Pintu tiba-tiba bergerak membuka.
"Berhenti! Om mau ngapain? Aku lagi mandi, Om!"
Tangan Om Satria terjulur dengan handuk digenggamannya. Pintu hanya terbuka sedikit saja. "Handuk," katanya. Aku pun segera menjulurkan tangan mengambilnya lalu mengeringkan tubuh.
"Sudah belum?" tanyanya dari luar.
"Udah." Aku menyahut sambil menutupi tubuh dengan handuk. Om Satria memberikan baju terusan lalu sedikit mengangkatku hingga ujung baju jatuh ke bawah sebatas tumit. Aku mendongak menatapnya saat ia mengangkatku.
"Om, aku nggak nyaman kaya begini terus."
Ia menyipitkan mata. "Tidak nyaman kenapa?" Ia menatapku sebentar, terus menggendongku menuju kamar, mendudukkanku dengan hati-hati ke kursi roda. Tanganku menggerakkan roda ke arah meja rias, mengambil sisir. Dari cermin, kulihat Om Satria duduk di bibir ranjang memperhatikanku dengan wajah heran.
"Aku gak nyaman. Masa tiap hari aku harus bergantung sama Om terus. Mau pipis minta bantuin Om, mau makan diambilin Om, mau ngapain aja butuh Om."
Kami bertatapan lewat cermin. Aku menghela napas. Ini saatnya mengatakan pada Om Satria bahwa aku butuh seseorang untuk membantu keperluanku.
"Lalu kamu inginnya bagaimana? Kamu butuh saya karena tidak bisa melakukan semuanya sendiri."
"Maka itu." Aku membalik kursi roda menghadapnya. Ia menatapku semakin penasaran saja. "Apa Om gak bisa bayar orang buat ngerawat aku? Yang cewek, jadi aku gak merasa risih, Om."

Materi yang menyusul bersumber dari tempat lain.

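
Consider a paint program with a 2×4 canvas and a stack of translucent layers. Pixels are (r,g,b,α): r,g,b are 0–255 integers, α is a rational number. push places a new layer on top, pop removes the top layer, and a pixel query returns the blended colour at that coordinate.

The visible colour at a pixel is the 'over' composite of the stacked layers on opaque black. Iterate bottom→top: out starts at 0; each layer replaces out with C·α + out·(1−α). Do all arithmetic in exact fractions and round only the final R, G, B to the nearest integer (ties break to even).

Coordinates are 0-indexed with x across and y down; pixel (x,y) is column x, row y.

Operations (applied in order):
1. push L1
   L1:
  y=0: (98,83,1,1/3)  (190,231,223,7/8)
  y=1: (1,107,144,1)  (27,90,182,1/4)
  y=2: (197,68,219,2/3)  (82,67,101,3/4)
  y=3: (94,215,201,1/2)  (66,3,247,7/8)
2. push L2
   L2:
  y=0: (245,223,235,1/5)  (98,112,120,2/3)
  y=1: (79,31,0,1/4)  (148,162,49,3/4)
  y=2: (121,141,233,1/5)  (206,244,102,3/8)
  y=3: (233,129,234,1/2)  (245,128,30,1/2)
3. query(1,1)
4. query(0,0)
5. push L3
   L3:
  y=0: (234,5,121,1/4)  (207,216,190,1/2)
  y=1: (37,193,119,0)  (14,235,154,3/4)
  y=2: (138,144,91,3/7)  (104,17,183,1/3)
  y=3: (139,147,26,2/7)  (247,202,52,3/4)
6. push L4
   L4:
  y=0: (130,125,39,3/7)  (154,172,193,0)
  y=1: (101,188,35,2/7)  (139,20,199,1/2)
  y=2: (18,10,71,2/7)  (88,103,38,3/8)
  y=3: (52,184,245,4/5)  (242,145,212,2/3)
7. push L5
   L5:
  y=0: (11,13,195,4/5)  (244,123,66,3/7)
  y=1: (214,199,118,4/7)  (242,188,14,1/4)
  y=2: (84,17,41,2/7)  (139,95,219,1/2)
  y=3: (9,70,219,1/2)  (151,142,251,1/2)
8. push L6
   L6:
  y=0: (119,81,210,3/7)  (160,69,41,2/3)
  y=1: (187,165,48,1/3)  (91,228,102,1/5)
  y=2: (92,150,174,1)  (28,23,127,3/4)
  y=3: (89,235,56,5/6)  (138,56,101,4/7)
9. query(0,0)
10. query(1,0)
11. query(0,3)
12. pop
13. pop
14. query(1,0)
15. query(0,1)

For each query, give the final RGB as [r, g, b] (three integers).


(1,1) stack=L1,L2; from [0,0,0]:
after L1 α=1/4: [27/4, 45/2, 91/2]
after L2 α=3/4: [1803/16, 1017/8, 385/8]
rounded: [113, 127, 48]

(0,0) stack=L1,L2; from [0,0,0]:
after L1 α=1/3: [98/3, 83/3, 1/3]
after L2 α=1/5: [1127/15, 1001/15, 709/15]
= [75, 67, 47]

(0,0) stack=L1,L2,L3,L4,L5,L6; from [0,0,0]:
L1 α=1/3: [98/3, 83/3, 1/3]
L2 α=1/5: [1127/15, 1001/15, 709/15]
L3 α=1/4: [2297/20, 513/10, 657/10]
L4 α=3/7: [4247/35, 2901/35, 1899/35]
L5 α=4/5: [5787/175, 4721/175, 29199/175]
L6 α=3/7: [85623/1225, 61409/1225, 227046/1225]
→ [70, 50, 185]

query (1,0) [L1,L2,L3,L4,L5,L6] — begin 0,0,0
L1 α=7/8: [665/4, 1617/8, 1561/8]
L2 α=2/3: [483/4, 3409/24, 3481/24]
L3 α=1/2: [1311/8, 8593/48, 8041/48]
L4 α=0: [1311/8, 8593/48, 8041/48]
L5 α=3/7: [2775/14, 13021/84, 10417/84]
L6 α=2/3: [7255/42, 24613/252, 17305/252]
→ [173, 98, 69]

(0,3) stack=L1,L2,L3,L4,L5,L6; from [0,0,0]:
+L1 (α=1/2) → [47, 215/2, 201/2]
+L2 (α=1/2) → [140, 473/4, 669/4]
+L3 (α=2/7) → [978/7, 3541/28, 3553/28]
+L4 (α=4/5) → [2434/35, 24149/140, 30993/140]
+L5 (α=1/2) → [2749/70, 33949/280, 61653/280]
+L6 (α=5/6) → [33899/420, 120983/560, 140053/1680]
rounded: [81, 216, 83]

(1,0) stack=L1,L2,L3,L4; from [0,0,0]:
L1 α=7/8: [665/4, 1617/8, 1561/8]
L2 α=2/3: [483/4, 3409/24, 3481/24]
L3 α=1/2: [1311/8, 8593/48, 8041/48]
L4 α=0: [1311/8, 8593/48, 8041/48]
rounded: [164, 179, 168]

(0,1) stack=L1,L2,L3,L4; from [0,0,0]:
after L1 α=1: [1, 107, 144]
after L2 α=1/4: [41/2, 88, 108]
after L3 α=0: [41/2, 88, 108]
after L4 α=2/7: [87/2, 816/7, 610/7]
rounded: [44, 117, 87]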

Setelah heing yang panjang membuatku berpikir ia bakal marah, akhirnya ia berkata dengan tatapan menerawang.
"Dulu, saya punya pembantu. Saya percaya padanya, tapi ternyata dia tidak bisa dipercaya. Dia ambil 70 an juta uang saya, sudah dilaporkan polisi, tapi belum ketemu juga. Orang itu tidak pernah ditemukan bagai ditelan bumi."

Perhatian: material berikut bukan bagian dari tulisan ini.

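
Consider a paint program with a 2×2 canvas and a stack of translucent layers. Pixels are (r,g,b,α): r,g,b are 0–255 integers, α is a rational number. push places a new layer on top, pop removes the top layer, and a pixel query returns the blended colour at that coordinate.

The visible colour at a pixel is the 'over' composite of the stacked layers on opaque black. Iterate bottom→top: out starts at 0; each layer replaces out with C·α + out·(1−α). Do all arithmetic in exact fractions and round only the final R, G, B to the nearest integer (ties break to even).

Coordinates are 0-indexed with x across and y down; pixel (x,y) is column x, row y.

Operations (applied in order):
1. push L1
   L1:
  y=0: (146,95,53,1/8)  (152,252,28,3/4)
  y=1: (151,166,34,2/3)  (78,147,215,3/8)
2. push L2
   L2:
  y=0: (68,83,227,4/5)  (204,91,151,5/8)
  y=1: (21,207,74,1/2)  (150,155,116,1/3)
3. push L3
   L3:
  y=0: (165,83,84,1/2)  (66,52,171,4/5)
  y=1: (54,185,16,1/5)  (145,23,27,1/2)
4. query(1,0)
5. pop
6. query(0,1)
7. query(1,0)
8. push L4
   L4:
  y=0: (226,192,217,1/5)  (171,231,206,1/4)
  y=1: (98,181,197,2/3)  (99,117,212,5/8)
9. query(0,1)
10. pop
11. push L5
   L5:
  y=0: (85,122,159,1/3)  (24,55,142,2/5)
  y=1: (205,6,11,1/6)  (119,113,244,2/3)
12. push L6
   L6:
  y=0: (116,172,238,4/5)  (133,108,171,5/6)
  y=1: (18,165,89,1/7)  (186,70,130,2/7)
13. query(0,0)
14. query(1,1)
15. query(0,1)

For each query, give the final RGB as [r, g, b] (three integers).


query (1,0) [L1,L2,L3] — begin 0,0,0
L1 α=3/4: [114, 189, 21]
L2 α=5/8: [681/4, 511/4, 409/4]
L3 α=4/5: [1737/20, 1343/20, 629/4]
= [87, 67, 157]

query (0,1) [L1,L2] — begin 0,0,0
L1 α=2/3: [302/3, 332/3, 68/3]
L2 α=1/2: [365/6, 953/6, 145/3]
→ [61, 159, 48]

query (1,0) [L1,L2] — begin 0,0,0
after L1 α=3/4: [114, 189, 21]
after L2 α=5/8: [681/4, 511/4, 409/4]
→ [170, 128, 102]

(0,1) stack=L1,L2,L4; from [0,0,0]:
L1 α=2/3: [302/3, 332/3, 68/3]
L2 α=1/2: [365/6, 953/6, 145/3]
L4 α=2/3: [1541/18, 3125/18, 1327/9]
→ [86, 174, 147]

at x=0,y=0 over L1,L2,L5,L6:
after L1 α=1/8: [73/4, 95/8, 53/8]
after L2 α=4/5: [1161/20, 2751/40, 7317/40]
after L5 α=1/3: [2011/30, 5191/60, 3499/20]
after L6 α=4/5: [15931/150, 46471/300, 22539/100]
→ [106, 155, 225]

(1,1) stack=L1,L2,L5,L6; from [0,0,0]:
L1 α=3/8: [117/4, 441/8, 645/8]
L2 α=1/3: [139/2, 1061/12, 1109/12]
L5 α=2/3: [205/2, 3773/36, 6965/36]
L6 α=2/7: [1769/14, 3415/36, 44185/252]
rounded: [126, 95, 175]

(0,1) stack=L1,L2,L5,L6; from [0,0,0]:
+L1 (α=2/3) → [302/3, 332/3, 68/3]
+L2 (α=1/2) → [365/6, 953/6, 145/3]
+L5 (α=1/6) → [3055/36, 4801/36, 379/9]
+L6 (α=1/7) → [3163/42, 5791/42, 1025/21]
rounded: [75, 138, 49]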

Aku menelan ludah. Dari ceritanya dapat kusimpulkan ia tak mungkin mengabulkan keinginanku. Aku menelan ludah dengan susah payah dan menarik napas panjang.
"Jadi, Om gak bakal kabulin permintaanku?" tanyaku lirih walau sudah tahu jawabannya. Mataku memanas dan tenggorokanku tercekat, aku bertahan untuk tak mengumpat atau menangis.
"Sebab saya menikahi kamu, agar saya bisa mengurus kamu tanpa takut dosa. Paham, Nina?"
Aku sangat paham. Tapi bukan karena itu ia menikahiku.
"Aku tahu bukan karena itu Om nikahin aku, tapi agar aku diharamkan nikah sama Zaki." Bantahku. "Benar, kan?" Karena keegoisannya, aku dan Zaki jadi gak bisa nikah. Sungguh jahat.
Plok plok plok. Ia bertepuk tangan sambil tersenyum penuh ejekan. "Hebaat, seperti peramal, kamu, Nina. Benar-benar hebat." Jari telunjuknya terkacung di udara. Aku membuang napas kuat. Om Satria menggelengkan kepala lalu keluar kamar. Tak lama, lelaki tinggi menyebalkan itu kembali membawa nampan berisi piring, segelas s**u besar dan segelas air putih. Diletakkannya di meja.
"Saya pergi dulu," ucapnya datar.
Aku mengangguk. Ia tersenyum mencemooh lalu menggelengkan kepala, tatapannya sinis. "Kamu seperti peramal."
Aku menuding dadaku, tapi Om Satria tak melihatnya karena ia keburu membalikkan badannya dan keluar dari kamar. Kenapa ia terlihat sangat kesal? Kan ia sendiri yang waktu itu membenarkan ucapanku bahwa niatnya menikahiku agar aku tak dibolehkan menikah dengan Zaki. Aneh sekali.